7

59 9 18
                                    

Setelah keluar dari ruangan Fater, Nambong memutuskan kembali ke kamar sebentar untuk mengambil rubik kesayangannya. Sepanjang perjalanannya, ia memikirkan tentang pembicaraannya dengan Fater beberapa saat yang lalu. Walau pada awalnya sedikit menolak, tetapi akhirnya Nambong memutuskan untuk mengiyakan permintaan Fater.

Psikiater itu sepertinya beranggapan bahwa bertemu dan menangani orang-orang yang memiliki kecenderungan masalah yang sama akan membantu penyembuhan Nambong. Dan di dalam hatinya, Nambong menyetujui pemikiran itu, karena itulah dia bersedia untuk memberikan pendapat profesionalnya.

Saat ia mengambil rubiknya, Nambong memutuskan untuk keluar dari kamarnya dan berjalan tanpa arah di koridor rumah sakit untuk mencari suasana tenang selain di kamar sempitnya. Di salah satu kursi yang ada di koridor, Nambong melihat sosok wanita yang menjadi topik pembicaraannya dengan Fater beberapa saat yang lalu.

Nambong tahu jika Kwonjoo saat ini tengah melamun, terbukti dengan reaksinya yang seakan tak menyadari keadaan sekitarnya termasuk Nambong yang kini duduk di sebelahnya. Dengan membaca ekspresi mikro yang tampak dari wajah Kwonjoo, Nambong bisa menyimpulkan adanya ekspresi cemas, bersalah, dan terluka yang bercampur menjadi satu. Namun, ada satu emosi yang amat dominan dibanding lainnya.

Nambong bisa membaca ekspresi [Takut] yang besar dari wajah Kwonjoo.

Hal itu membuat rasa penasaran menggelitik Nambong. Namun, ia memutuskan untuk tak mengganggu lamunan Kwonjoo terlebih dahulu dan memilih kembali bermain dengan rubik kesayangannya.

Sayangnya, Nambong tak tahu jika Kwonjoo cukup sensitif akan suara, terlebih akan suara yang berulang.

"Um, Baek Nambong-ssi?" sapa Kwonjoo, agak canggung saat melihat ekspresi datar Nambong yang fokus dengan rubiknya. "Sejak kapan Anda di sini?"

"Sejak kau melamun," jawab Nambong singkat, padat, dan datar. Kwonjoo hanya ber-ooh ria.

Keduanya kembali tenggelam dalam hening. Nambong kembali mengarungi dunianya sendiri bersama rubik tercintanya, sedangkan Kwonjoo lagi-lagi merenung. Keadaan itu bertahan selama beberapa menit, sebelum kekehan pelan tiba-tiba keluar dari bibir Kwonjoo.

"Ada apa?" Nambong bertanya saat tanpa sengaja mendengar kekehan pelan dari Kwonjoo.

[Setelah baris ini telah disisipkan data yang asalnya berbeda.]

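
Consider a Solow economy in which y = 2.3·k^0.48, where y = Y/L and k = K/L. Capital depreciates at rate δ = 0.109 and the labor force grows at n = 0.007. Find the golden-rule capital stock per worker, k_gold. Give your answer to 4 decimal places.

Break-even investment rate: n + δ = 0.007 + 0.109 = 0.116.
At the golden rule the marginal product of capital equals n+δ: 0.48·2.3·k^(0.48−1) = 0.116. Solving, k_gold = (0.48·2.3/0.116)^(1/0.52) ≈ 76.1644.

k_gold ≈ 76.1644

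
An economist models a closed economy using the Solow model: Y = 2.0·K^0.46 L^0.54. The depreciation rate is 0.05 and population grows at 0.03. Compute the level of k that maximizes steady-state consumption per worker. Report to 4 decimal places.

The effective depreciation rate is n + δ = 0.03 + 0.05 = 0.08.
Golden rule sets MPK = n+δ: 0.46·2.0·k^(0.46−1) = 0.08, so k_gold = (0.46·2.0/0.08)^(1/0.54) ≈ 92.0991.

k_gold ≈ 92.0991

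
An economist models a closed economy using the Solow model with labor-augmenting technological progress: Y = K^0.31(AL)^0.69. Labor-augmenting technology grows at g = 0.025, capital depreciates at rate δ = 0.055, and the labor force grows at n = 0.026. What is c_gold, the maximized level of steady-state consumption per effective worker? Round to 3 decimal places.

Break-even investment rate: n + g + δ = 0.026 + 0.025 + 0.055 = 0.106.
Setting f'(k) = n+g+δ gives 0.31·k^(0.31−1) = 0.106, hence k_gold = (0.31/0.106)^(1/0.69) ≈ 4.7363.
y_gold = 4.7363^0.31 ≈ 1.6195.
c_gold = y_gold − (n+g+δ)·k_gold = 1.6195 − 0.106·4.7363 ≈ 1.1175.

c_gold ≈ 1.117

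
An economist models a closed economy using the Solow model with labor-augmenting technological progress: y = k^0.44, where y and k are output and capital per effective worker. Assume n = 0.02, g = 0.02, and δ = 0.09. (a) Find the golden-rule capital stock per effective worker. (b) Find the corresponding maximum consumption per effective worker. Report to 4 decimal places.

(a) k_gold ≈ 8.8217; (b) c_gold ≈ 1.4596

The effective depreciation rate is n + g + δ = 0.02 + 0.02 + 0.09 = 0.13.
At the golden rule the marginal product of capital equals n+g+δ: 0.44·k^(0.44−1) = 0.13. Solving, k_gold = (0.44/0.13)^(1/0.56) ≈ 8.8217.
y_gold = 8.8217^0.44 ≈ 2.6064; c_gold = y_gold − 0.13·k_gold ≈ 1.4596.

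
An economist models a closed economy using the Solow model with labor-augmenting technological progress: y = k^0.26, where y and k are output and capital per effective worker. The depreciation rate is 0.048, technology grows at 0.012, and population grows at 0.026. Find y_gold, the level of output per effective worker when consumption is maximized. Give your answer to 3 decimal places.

y_gold ≈ 1.475

n + g + δ = 0.026 + 0.012 + 0.048 = 0.086.
At the golden rule the marginal product of capital equals n+g+δ: 0.26·k^(0.26−1) = 0.086. Solving, k_gold = (0.26/0.086)^(1/0.74) ≈ 4.4595.
Output: y_gold = k_gold^0.26 = 4.4595^0.26 ≈ 1.4751.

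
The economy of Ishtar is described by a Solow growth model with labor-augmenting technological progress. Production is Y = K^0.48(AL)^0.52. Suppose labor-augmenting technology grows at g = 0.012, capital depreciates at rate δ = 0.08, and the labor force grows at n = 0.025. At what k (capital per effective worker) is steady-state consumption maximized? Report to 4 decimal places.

k_gold ≈ 15.0992

Break-even investment rate: n + g + δ = 0.025 + 0.012 + 0.08 = 0.117.
Setting f'(k) = n+g+δ gives 0.48·k^(0.48−1) = 0.117, hence k_gold = (0.48/0.117)^(1/0.52) ≈ 15.0992.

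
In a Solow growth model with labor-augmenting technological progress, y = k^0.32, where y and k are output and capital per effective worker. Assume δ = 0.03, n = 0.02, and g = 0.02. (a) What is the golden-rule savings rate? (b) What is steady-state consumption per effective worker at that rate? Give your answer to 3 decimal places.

(a) s_gold = 0.320; (b) c_gold ≈ 1.390

Capital per effective worker breaks even when investment replaces (n + g + δ)·k; here n + g + δ = 0.07.
For Cobb-Douglas, s_gold equals capital's share: s_gold = 0.32.
Maximizing c = f(k) − (n+g+δ)·k gives f'(k) = n+g+δ, i.e. 0.32·k^(0.32−1) = 0.07, so k_gold = (0.32/0.07)^(1/0.68) ≈ 9.3468.
y_gold = 9.3468^0.32 ≈ 2.0446; c_gold = (1−0.32)·y_gold ≈ 1.3903.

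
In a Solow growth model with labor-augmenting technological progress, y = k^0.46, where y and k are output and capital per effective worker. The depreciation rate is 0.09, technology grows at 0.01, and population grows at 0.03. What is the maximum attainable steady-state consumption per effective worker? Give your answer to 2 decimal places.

n + g + δ = 0.03 + 0.01 + 0.09 = 0.13.
Maximizing c = f(k) − (n+g+δ)·k gives f'(k) = n+g+δ, i.e. 0.46·k^(0.46−1) = 0.13, so k_gold = (0.46/0.13)^(1/0.54) ≈ 10.3830.
y_gold = 10.3830^0.46 ≈ 2.9343.
c_gold = y_gold − (n+g+δ)·k_gold = 2.9343 − 0.13·10.3830 ≈ 1.5845.

c_gold ≈ 1.58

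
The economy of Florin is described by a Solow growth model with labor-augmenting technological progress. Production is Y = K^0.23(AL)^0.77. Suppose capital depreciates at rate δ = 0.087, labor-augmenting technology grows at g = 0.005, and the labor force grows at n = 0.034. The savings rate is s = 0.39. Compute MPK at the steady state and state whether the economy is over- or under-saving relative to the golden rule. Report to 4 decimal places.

Capital per effective worker breaks even when investment replaces (n + g + δ)·k; here n + g + δ = 0.126.
Steady-state k*: s·k^0.23 = 0.126·k gives k* = (0.39/0.126)^(1/0.77) ≈ 4.3378.
MPK = 0.23·4.3378^(-0.77) ≈ 0.0743.
MPK < n+g+δ = 0.126, so the economy is dynamically inefficient (over-saving).

over-saving; MPK ≈ 0.0743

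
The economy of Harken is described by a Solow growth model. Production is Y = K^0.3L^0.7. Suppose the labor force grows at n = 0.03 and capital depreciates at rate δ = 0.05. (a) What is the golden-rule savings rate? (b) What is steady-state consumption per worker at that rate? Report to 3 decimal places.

The effective depreciation rate is n + δ = 0.03 + 0.05 = 0.08.
For Cobb-Douglas, s_gold equals capital's share: s_gold = 0.3.
Setting f'(k) = n+δ gives 0.3·k^(0.3−1) = 0.08, hence k_gold = (0.3/0.08)^(1/0.7) ≈ 6.6076.
y_gold = 6.6076^0.3 ≈ 1.7620; c_gold = (1−0.3)·y_gold ≈ 1.2334.

(a) s_gold = 0.300; (b) c_gold ≈ 1.233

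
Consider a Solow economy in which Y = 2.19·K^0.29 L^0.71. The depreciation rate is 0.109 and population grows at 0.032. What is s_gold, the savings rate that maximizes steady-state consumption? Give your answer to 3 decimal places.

s_gold = 0.290

Capital per worker breaks even when investment replaces (n + δ)·k; here n + δ = 0.141.
At the golden rule MPK = n+δ, and in any Cobb-Douglas steady state s = (n+δ)·k/y = MPK·k/y = capital's share 0.29.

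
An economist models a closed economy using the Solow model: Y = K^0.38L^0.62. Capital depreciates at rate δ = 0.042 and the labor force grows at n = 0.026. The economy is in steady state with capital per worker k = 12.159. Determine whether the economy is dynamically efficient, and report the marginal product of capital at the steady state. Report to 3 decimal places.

The effective depreciation rate is n + δ = 0.026 + 0.042 = 0.068.
MPK = 0.38·k^(0.38−1) = 0.38·12.159^(-0.62) ≈ 0.0808.
MPK > 0.068, so the economy is dynamically efficient (under-saving).

dynamically efficient; MPK ≈ 0.081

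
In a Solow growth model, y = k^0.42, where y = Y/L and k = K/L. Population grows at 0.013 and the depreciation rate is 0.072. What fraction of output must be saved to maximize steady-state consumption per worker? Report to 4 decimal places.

Break-even investment rate: n + δ = 0.013 + 0.072 = 0.085.
At the golden rule MPK = n+δ, and in any Cobb-Douglas steady state s = (n+δ)·k/y = MPK·k/y = capital's share 0.42.

s_gold = 0.4200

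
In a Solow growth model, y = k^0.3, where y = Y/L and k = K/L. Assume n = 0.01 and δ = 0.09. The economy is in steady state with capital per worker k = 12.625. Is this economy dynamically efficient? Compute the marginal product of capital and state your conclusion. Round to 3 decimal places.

Break-even investment rate: n + δ = 0.01 + 0.09 = 0.1.
MPK = 0.3·k^(0.3−1) = 0.3·12.625^(-0.7) ≈ 0.0508.
MPK < 0.1, so the economy is dynamically inefficient (over-saving).

dynamically inefficient; MPK ≈ 0.051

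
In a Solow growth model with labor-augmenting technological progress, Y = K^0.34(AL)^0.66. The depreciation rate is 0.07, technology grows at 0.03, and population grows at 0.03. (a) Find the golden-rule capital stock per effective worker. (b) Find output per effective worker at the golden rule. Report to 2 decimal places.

Capital per effective worker breaks even when investment replaces (n + g + δ)·k; here n + g + δ = 0.13.
At the golden rule the marginal product of capital equals n+g+δ: 0.34·k^(0.34−1) = 0.13. Solving, k_gold = (0.34/0.13)^(1/0.66) ≈ 4.2917.
y_gold = 4.2917^0.34 ≈ 1.6409.

(a) k_gold ≈ 4.29; (b) y_gold ≈ 1.64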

Sedangkan yang ditanya hanya terdiam bingung, baru menyadari apa yang barusan dilakukannya.

Saat Kwonjoo hendak mengucapkan sesuatu, apapun yang akan keluar dari mulutnya yang sudah terbuka itu seketika batal saat sebuah pekikan keras menginterupsi mereka.

"WHOAA!!!"

BRUK!

Hujan kertas menghambur ke arah tempat dimana Nambong dan Kwonjoo duduk. Tak hanya kertas, bahkan ada buku yang juga terbang terlempar dan menimpuk wajah Nambong dengan telak.

Pelaku kerusuhan itu adalah Perawat Jang Yeoul yang kini jatuh tersungkur di lantai.

"Perawat Jang, Anda baik-baik saja?" Kwonjoo refleks bangkit dari duduknya menghampiri Yeoul dengan raut muka khawatir. Ia membantu Yeoul untuk berdiri kembali. Sedangkan Nambong masih duduk dengan hidung yang memerah.

Setelah berhasil berdiri dengan tegak meski dahinya kini ikut memerah, Yeoul langsung membungkuk sembilan puluh derajat pada Nambong dan Kwonjoo.

"Maafkan saya! "

"Ah, tidak apa-apa, Perawat Jang," balas Kwonjoo. Ia melirik ke arah Nambong yang tengah mengelus-elus hidungnya. Yeoul yang melihat arah lirikan Kwonjoo pun mengikutinya, dan dia meringis pelan melihat hidung Nambong yang semerah tomat. 

"Maafkan saya, Tuan Baek! Sebentar, saya ambilkan salep—"

"Lebih baik kau urus hasil dari kecerobohanmu ini."